Blowout Preventer
Jun. 24th, 2010 08:58 pmSeveral weeks ago, just as we were learning that a major oil spill was happening in the Gulf, I distinctly recall hearing a news story that explained that the reason that the now infamous blowout preventer failed to work was that it was built with two redundant control systems, but one of them had been disconnected and they let the batteries go dead in the other. In more recent weeks, we've heard lots of finger pointing and grandstanding and promises to get to the bottom of what happened, but I haven't heard any repeat mention of the specific, extreme negligence described in the earlier report. Was I hallucinating? Was that report discredited, or was it quietly forgotten because it's in some people's interest to have a big ongoing controversy about what went wrong?
(no subject)
Date: 2010-06-25 01:22 pm (UTC)(no subject)

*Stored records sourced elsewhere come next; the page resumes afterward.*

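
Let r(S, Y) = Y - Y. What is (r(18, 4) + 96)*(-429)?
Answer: -41184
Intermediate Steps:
r(S, Y) = 0
(r(18, 4) + 96)*(-429) = (0 + 96)*(-429) = 96*(-429) = -41184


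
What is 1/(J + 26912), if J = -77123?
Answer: -1/50211 ≈ -1.9916e-5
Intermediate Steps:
1/(J + 26912) = 1/(-77123 + 26912) = 1/(-50211) = -1/50211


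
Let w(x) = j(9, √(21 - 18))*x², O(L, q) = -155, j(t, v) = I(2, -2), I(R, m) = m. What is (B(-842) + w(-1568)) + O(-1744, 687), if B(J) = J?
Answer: -4918245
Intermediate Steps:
j(t, v) = -2
w(x) = -2*x²
(B(-842) + w(-1568)) + O(-1744, 687) = (-842 - 2*(-1568)²) - 155 = (-842 - 2*2458624) - 155 = (-842 - 4917248) - 155 = -4918090 - 155 = -4918245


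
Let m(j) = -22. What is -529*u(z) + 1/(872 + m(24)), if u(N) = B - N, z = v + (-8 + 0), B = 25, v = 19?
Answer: -6295099/850 ≈ -7406.0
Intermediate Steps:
z = 11 (z = 19 + (-8 + 0) = 19 - 8 = 11)
u(N) = 25 - N
-529*u(z) + 1/(872 + m(24)) = -529*(25 - 1*11) + 1/(872 - 22) = -529*(25 - 11) + 1/850 = -529*14 + 1/850 = -7406 + 1/850 = -6295099/850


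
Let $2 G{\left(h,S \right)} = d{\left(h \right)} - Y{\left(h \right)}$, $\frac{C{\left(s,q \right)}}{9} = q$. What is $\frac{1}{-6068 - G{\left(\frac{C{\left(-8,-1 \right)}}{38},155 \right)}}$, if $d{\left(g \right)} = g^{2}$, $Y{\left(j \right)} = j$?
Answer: $- \frac{2888}{17524807} \approx -0.00016479$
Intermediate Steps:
$C{\left(s,q \right)} = 9 q$
$G{\left(h,S \right)} = \frac{h^{2}}{2} - \frac{h}{2}$ ($G{\left(h,S \right)} = \frac{h^{2} - h}{2} = \frac{h^{2}}{2} - \frac{h}{2}$)
$\frac{1}{-6068 - G{\left(\frac{C{\left(-8,-1 \right)}}{38},155 \right)}} = \frac{1}{-6068 - \frac{\frac{9 \left(-1\right)}{38} \left(-1 + \frac{9 \left(-1\right)}{38}\right)}{2}} = \frac{1}{-6068 - \frac{\left(-9\right) \frac{1}{38} \left(-1 - \frac{9}{38}\right)}{2}} = \frac{1}{-6068 - \frac{1}{2} \left(- \frac{9}{38}\right) \left(-1 - \frac{9}{38}\right)} = \frac{1}{-6068 - \frac{1}{2} \left(- \frac{9}{38}\right) \left(- \frac{47}{38}\right)} = \frac{1}{-6068 - \frac{423}{2888}} = \frac{1}{- \frac{17524807}{2888}} = - \frac{2888}{17524807}$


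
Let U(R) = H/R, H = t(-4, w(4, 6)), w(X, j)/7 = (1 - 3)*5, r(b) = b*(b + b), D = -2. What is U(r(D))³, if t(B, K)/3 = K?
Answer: -1157625/64 ≈ -18088.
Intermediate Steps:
r(b) = 2*b² (r(b) = b*(2*b) = 2*b²)
w(X, j) = -70 (w(X, j) = 7*((1 - 3)*5) = 7*(-2*5) = 7*(-10) = -70)
t(B, K) = 3*K
H = -210 (H = 3*(-70) = -210)
U(R) = -210/R
U(r(D))³ = (-210/(2*(-2)²))³ = (-210/(2*4))³ = (-210/8)³ = (-210*⅛)³ = (-105/4)³ = -1157625/64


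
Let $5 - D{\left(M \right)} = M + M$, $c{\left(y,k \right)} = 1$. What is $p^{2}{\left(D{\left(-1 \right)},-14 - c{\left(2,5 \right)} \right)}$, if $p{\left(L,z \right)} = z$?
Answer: $225$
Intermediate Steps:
$D{\left(M \right)} = 5 - 2 M$ ($D{\left(M \right)} = 5 - \left(M + M\right) = 5 - 2 M$)
$p^{2}{\left(D{\left(-1 \right)},-14 - c{\left(2,5 \right)} \right)} = \left(-14 - 1\right)^{2} = \left(-15\right)^{2} = 225$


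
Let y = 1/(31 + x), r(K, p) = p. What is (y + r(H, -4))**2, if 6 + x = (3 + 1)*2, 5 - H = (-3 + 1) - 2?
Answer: 17161/1089 ≈ 15.758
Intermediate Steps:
H = 9 (H = 5 - ((-3 + 1) - 2) = 5 - (-2 - 2) = 5 - 1*(-4) = 5 + 4 = 9)
x = 2 (x = -6 + (3 + 1)*2 = -6 + 4*2 = -6 + 8 = 2)
y = 1/33 (y = 1/(31 + 2) = 1/33 ≈ 0.030303)
(y + r(H, -4))**2 = (1/33 - 4)**2 = (-131/33)**2 = 17161/1089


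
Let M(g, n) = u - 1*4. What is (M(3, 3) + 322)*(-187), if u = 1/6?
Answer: -356983/6 ≈ -59497.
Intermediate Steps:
u = 1/6 ≈ 0.16667
M(g, n) = -23/6 (M(g, n) = 1/6 - 1*4 = 1/6 - 4 = -23/6)
(M(3, 3) + 322)*(-187) = (-23/6 + 322)*(-187) = (1909/6)*(-187) = -356983/6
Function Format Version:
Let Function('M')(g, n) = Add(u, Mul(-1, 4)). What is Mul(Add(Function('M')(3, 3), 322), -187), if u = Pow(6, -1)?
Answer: Rational(-356983, 6) ≈ -59497.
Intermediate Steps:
u = Rational(1, 6) ≈ 0.16667
Function('M')(g, n) = Rational(-23, 6) (Function('M')(g, n) = Add(Rational(1, 6), Mul(-1, 4)) = Add(Rational(1, 6), -4) = Rational(-23, 6))
Mul(Add(Function('M')(3, 3), 322), -187) = Mul(Add(Rational(-23, 6), 322), -187) = Mul(Rational(1909, 6), -187) = Rational(-356983, 6)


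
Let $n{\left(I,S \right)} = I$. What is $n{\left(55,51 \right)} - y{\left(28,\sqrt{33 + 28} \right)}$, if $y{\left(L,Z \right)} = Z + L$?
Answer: $27 - \sqrt{61} \approx 19.19$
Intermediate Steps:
$y{\left(L,Z \right)} = L + Z$
$n{\left(55,51 \right)} - y{\left(28,\sqrt{33 + 28} \right)} = 55 - \left(28 + \sqrt{33 + 28}\right) = 55 - \left(28 + \sqrt{61}\right) = 27 - \sqrt{61}$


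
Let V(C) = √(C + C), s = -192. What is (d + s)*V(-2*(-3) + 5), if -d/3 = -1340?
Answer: 3828*√22 ≈ 17955.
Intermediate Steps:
d = 4020 (d = -3*(-1340) = 4020)
V(C) = √2*√C (V(C) = √(2*C) = √2*√C)
(d + s)*V(-2*(-3) + 5) = (4020 - 192)*(√2*√(-2*(-3) + 5)) = 3828*(√2*√(6 + 5)) = 3828*(√2*√11) = 3828*√22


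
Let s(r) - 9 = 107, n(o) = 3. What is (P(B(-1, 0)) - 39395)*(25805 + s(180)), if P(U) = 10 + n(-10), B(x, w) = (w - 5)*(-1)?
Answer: -1020820822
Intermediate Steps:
B(x, w) = 5 - w (B(x, w) = (-5 + w)*(-1) = 5 - w)
s(r) = 116 (s(r) = 9 + 107 = 116)
P(U) = 13 (P(U) = 10 + 3 = 13)
(P(B(-1, 0)) - 39395)*(25805 + s(180)) = (13 - 39395)*(25805 + 116) = -39382*25921 = -1020820822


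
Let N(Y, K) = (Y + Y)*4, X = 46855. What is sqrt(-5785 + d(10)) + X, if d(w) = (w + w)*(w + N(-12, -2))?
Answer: 46855 + I*sqrt(7505) ≈ 46855.0 + 86.631*I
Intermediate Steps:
N(Y, K) = 8*Y (N(Y, K) = (2*Y)*4 = 8*Y)
d(w) = 2*w*(-96 + w) (d(w) = (w + w)*(w + 8*(-12)) = (2*w)*(w - 96) = (2*w)*(-96 + w) = 2*w*(-96 + w))
sqrt(-5785 + d(10)) + X = sqrt(-5785 + 2*10*(-96 + 10)) + 46855 = sqrt(-5785 + 2*10*(-86)) + 46855 = sqrt(-5785 - 1720) + 46855 = sqrt(-7505) + 46855 = I*sqrt(7505) + 46855 = 46855 + I*sqrt(7505)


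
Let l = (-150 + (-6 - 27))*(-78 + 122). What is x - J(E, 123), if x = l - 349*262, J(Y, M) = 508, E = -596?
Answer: -99998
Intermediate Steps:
l = -8052 (l = (-150 - 33)*44 = -183*44 = -8052)
x = -99490 (x = -8052 - 349*262 = -8052 - 91438 = -99490)
x - J(E, 123) = -99490 - 1*508 = -99490 - 508 = -99998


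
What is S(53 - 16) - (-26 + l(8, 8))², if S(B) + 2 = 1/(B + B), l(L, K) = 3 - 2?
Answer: -46397/74 ≈ -626.99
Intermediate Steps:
l(L, K) = 1
S(B) = -2 + 1/(2*B) (S(B) = -2 + 1/(B + B) = -2 + 1/(2*B))
S(53 - 16) - (-26 + l(8, 8))² = (-2 + 1/(2*(53 - 16))) - (-26 + 1)² = (-2 + (½)/37) - 1*(-25)² = (-2 + (½)*(1/37)) - 1*625 = (-2 + 1/74) - 625 = -147/74 - 625 = -46397/74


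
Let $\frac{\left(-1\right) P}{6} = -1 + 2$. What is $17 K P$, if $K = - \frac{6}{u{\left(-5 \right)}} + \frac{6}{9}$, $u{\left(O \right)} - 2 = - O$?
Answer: $\frac{136}{7} \approx 19.429$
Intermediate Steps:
$u{\left(O \right)} = 2 - O$
$P = -6$ ($P = - 6 \left(-1 + 2\right) = \left(-6\right) 1 = -6$)
$K = - \frac{4}{21}$ ($K = - \frac{6}{2 - -5} + \frac{6}{9} = - \frac{6}{2 + 5} + 6 \cdot \frac{1}{9} = - \frac{6}{7} + \frac{2}{3} = - \frac{4}{21} \approx -0.19048$)
$17 K P = 17 \left(- \frac{4}{21}\right) \left(-6\right) = \left(- \frac{68}{21}\right) \left(-6\right) = \frac{136}{7}$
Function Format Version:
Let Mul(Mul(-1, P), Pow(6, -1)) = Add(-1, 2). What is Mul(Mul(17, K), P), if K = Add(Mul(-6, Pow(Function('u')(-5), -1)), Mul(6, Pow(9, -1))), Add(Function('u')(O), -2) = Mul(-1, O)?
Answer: Rational(136, 7) ≈ 19.429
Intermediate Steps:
Function('u')(O) = Add(2, Mul(-1, O))
P = -6 (P = Mul(-6, Add(-1, 2)) = Mul(-6, 1) = -6)
K = Rational(-4, 21) (K = Add(Mul(-6, Pow(Add(2, Mul(-1, -5)), -1)), Mul(6, Pow(9, -1))) = Add(Mul(-6, Pow(Add(2, 5), -1)), Mul(6, Rational(1, 9))) = Add(Mul(-6, Pow(7, -1)), Rational(2, 3)) = Add(Mul(-6, Rational(1, 7)), Rational(2, 3)) = Add(Rational(-6, 7), Rational(2, 3)) = Rational(-4, 21) ≈ -0.19048)
Mul(Mul(17, K), P) = Mul(Mul(17, Rational(-4, 21)), -6) = Mul(Rational(-68, 21), -6) = Rational(136, 7)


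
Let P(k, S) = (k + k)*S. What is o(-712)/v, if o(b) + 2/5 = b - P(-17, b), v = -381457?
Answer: 114/1745 ≈ 0.065330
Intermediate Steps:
P(k, S) = 2*S*k (P(k, S) = (2*k)*S = 2*S*k)
o(b) = -⅖ + 35*b (o(b) = -⅖ + (b - 2*b*(-17)) = -⅖ + (b - (-34)*b) = -⅖ + (b + 34*b) = -⅖ + 35*b)
o(-712)/v = (-⅖ + 35*(-712))/(-381457) = (-⅖ - 24920)*(-1/381457) = -124602/5*(-1/381457) = 114/1745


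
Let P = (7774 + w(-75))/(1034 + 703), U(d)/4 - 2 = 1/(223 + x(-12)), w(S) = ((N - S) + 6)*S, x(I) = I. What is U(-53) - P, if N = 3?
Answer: 2627990/366507 ≈ 7.1704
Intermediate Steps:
w(S) = S*(9 - S) (w(S) = ((3 - S) + 6)*S = (9 - S)*S = S*(9 - S))
U(d) = 1692/211 (U(d) = 8 + 4/(223 - 12) = 8 + 4/211 = 1692/211)
P = 1474/1737 (P = (7774 - 75*(9 - 1*(-75)))/(1034 + 703) = (7774 - 75*(9 + 75))/1737 = (7774 - 75*84)*(1/1737) = (7774 - 6300)*(1/1737) = 1474*(1/1737) = 1474/1737 ≈ 0.84859)
U(-53) - P = 1692/211 - 1*1474/1737 = 1692/211 - 1474/1737 = 2627990/366507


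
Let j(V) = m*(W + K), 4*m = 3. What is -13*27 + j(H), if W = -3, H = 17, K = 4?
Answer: -1401/4 ≈ -350.25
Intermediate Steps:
m = ¾ (m = (¼)*3 = ¾ ≈ 0.75000)
j(V) = ¾ (j(V) = 3*(-3 + 4)/4 = (¾)*1 = ¾)
-13*27 + j(H) = -13*27 + ¾ = -351 + ¾ = -1401/4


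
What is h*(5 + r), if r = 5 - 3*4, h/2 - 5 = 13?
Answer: -72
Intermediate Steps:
h = 36 (h = 10 + 2*13 = 10 + 26 = 36)
r = -7 (r = 5 - 12 = -7)
h*(5 + r) = 36*(5 - 7) = 36*(-2) = -72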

Date: 2010-06-25 01:46 pm (UTC)Then BP did the extreme dumb stunt of taking out the drilling mud before the cementing was finished. See, the weight of the mud keeps the oil and gas from escaping. Take it out, and nothing stops it from entering your pipe.
And you know how a percolator works, right? The steam bubbles expanding as they rise through a tube, filling the tube and pushing liquid ahead of them? Same thing happens to oil and natural gas. The methane bubbles are tiny at 90 atmospheres, but become enormous by the time they reach 1 atm. So if nothing balances the pressures in the tube, the bubbles enter and drive oil out at incredible pressures as the expanding bubbles rise.